Continued on the front page (72) Inventor Masayoshi Kato 1-3-6 Nakamagome, Ota-ku, Tokyo Inside Ricoh Company (72) Inventor Kazuya Miyagaki 1-3-6 Nakamagome, Ota-ku, Tokyo Ricoh Company (72) Inventor Akira Sakurai 1-3-6 Nakamagome, Ota-ku, Tokyo Inside Ricoh Company (72) Inventor Atsuyuki Watada 1-3-6 Nakamagome, Ota-ku, Tokyo Inside Ricoh Company (72) Inventor Shinji Sato 1-3-6 Nakamagome, Ota-ku, Tokyo Inside Ricoh Co., Ltd. (72) Inventor Shunichi Sato 1-3-6 Nakamagome, Ota-ku, Tokyo Ricoh Co., Ltd. (72) Satoru Sugawara, Inventor 1-3-6 Nakamagome, Ota-ku, Tokyo, Ricoh Co., Ltd. (72) Inventor Yukie Suzuki 1-3-6 Nakamagome, Ota-ku, Tokyo Ricoh Co., Ltd. (72) Takuro Sekiya, Inventor Takuro Sekiya, Tokyo 1-3-6 Nakamagome F-term in Ricoh Co., Ltd. (Reference) 5F073 AA74 AB17 AB28 BA01 CA07 CB02 DA05 DA22 EA23 FA07

Claims (3)

[Claims] In a laser chip and an optical communication system connected to the laser chip, the laser chip has an oscillation wavelength of 1.1 μm to 1.7 μm, and an active layer for generating light includes a main element of Ga, A surface emitting type having a layer structure of In, N, and As or a layer of Ga, In, and As and having a resonator structure including reflectors provided above and below the active layer to obtain a laser beam. A semiconductor laser element chip, wherein the reflecting mirror is a semiconductor distributed Bragg reflecting mirror that periodically changes a refractive index of a material layer constituting the reflecting mirror to small / large and reflects incident light by light wave interference; The material layer having a small ratio is Al _x Ga _{1 -x} As.

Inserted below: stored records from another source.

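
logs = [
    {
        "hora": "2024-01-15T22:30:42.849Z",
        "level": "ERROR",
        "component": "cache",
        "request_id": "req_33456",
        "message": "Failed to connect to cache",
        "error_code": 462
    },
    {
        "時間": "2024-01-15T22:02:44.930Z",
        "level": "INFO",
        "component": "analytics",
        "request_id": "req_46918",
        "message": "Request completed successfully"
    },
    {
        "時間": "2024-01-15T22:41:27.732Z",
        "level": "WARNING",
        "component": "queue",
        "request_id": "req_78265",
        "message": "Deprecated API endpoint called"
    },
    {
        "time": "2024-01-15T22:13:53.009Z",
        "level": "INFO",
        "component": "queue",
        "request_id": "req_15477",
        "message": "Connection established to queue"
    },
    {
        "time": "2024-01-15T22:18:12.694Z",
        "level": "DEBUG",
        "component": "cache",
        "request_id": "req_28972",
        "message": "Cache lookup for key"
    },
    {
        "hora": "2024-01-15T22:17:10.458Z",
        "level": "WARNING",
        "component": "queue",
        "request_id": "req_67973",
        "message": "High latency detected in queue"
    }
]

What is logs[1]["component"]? "analytics"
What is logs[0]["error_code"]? 462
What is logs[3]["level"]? "INFO"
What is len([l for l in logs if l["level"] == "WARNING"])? 2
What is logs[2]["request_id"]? "req_78265"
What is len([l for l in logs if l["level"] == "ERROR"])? 1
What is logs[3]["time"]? "2024-01-15T22:13:53.009Z"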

(0 <x ≦ 1) and then, the material layer of the refractive index is large is Al _y
A reflecting mirror having Ga _1-y As (0 ≦ y <x ≦ 1),
And a material layer Al _z Ga _{1 -z} As (0 ≦ y <z) in which the refractive index takes a value between small and large between the material layers with small and large refractive indexes.
<X ≦ 1) is used as a light emitting light source, and an optical transmission line used in the communication system is an optical fiber composed of a core and a clad. Is D and the length of optical fiber is L
An optical communication system, wherein 10 ⁵ ≦ L / D ≦ 10 ⁹ . 2. In a laser chip and an optical communication system connected to the laser chip, the laser chip has an oscillation wavelength of 1.1 μm to 1.7 μm, and has an active layer for generating light, wherein the main element is Ga, A surface emitting type having a layer structure of In, N, and As or a layer of Ga, In, and As and having a resonator structure including reflectors provided above and below the active layer to obtain a laser beam. A semiconductor laser device chip, wherein the reflecting mirror is a semiconductor distributed Bragg reflecting mirror that periodically changes the refractive index of a material forming the reflecting mirror to small / large and reflects incident light by light wave interference; Is smaller than that of Al _x Ga _{1 -x} As (0 <
x ≦ 1), and the material having a large refractive index is Al _y Ga _1-y A
s (0 ≦ y <x ≦ 1), wherein GaInP or GaInPAs is provided between the active layer and the reflector.
An optical transmission line used in the communication system is an optical fiber comprising a core and a clad, the surface emitting type semiconductor laser device chip provided with a non-radiative recombination prevention layer comprising a core and a clad. Where D is the diameter of the optical fiber and L is the length of the optical fiber, and 10 ⁵ ≦ L / D ≦ 10 ⁹ . 3. The optical communication system according to claim 1, wherein the optical transmission line amplifies a signal level via a repeater, and retransmits the signal to a next optical transmission line for transmission.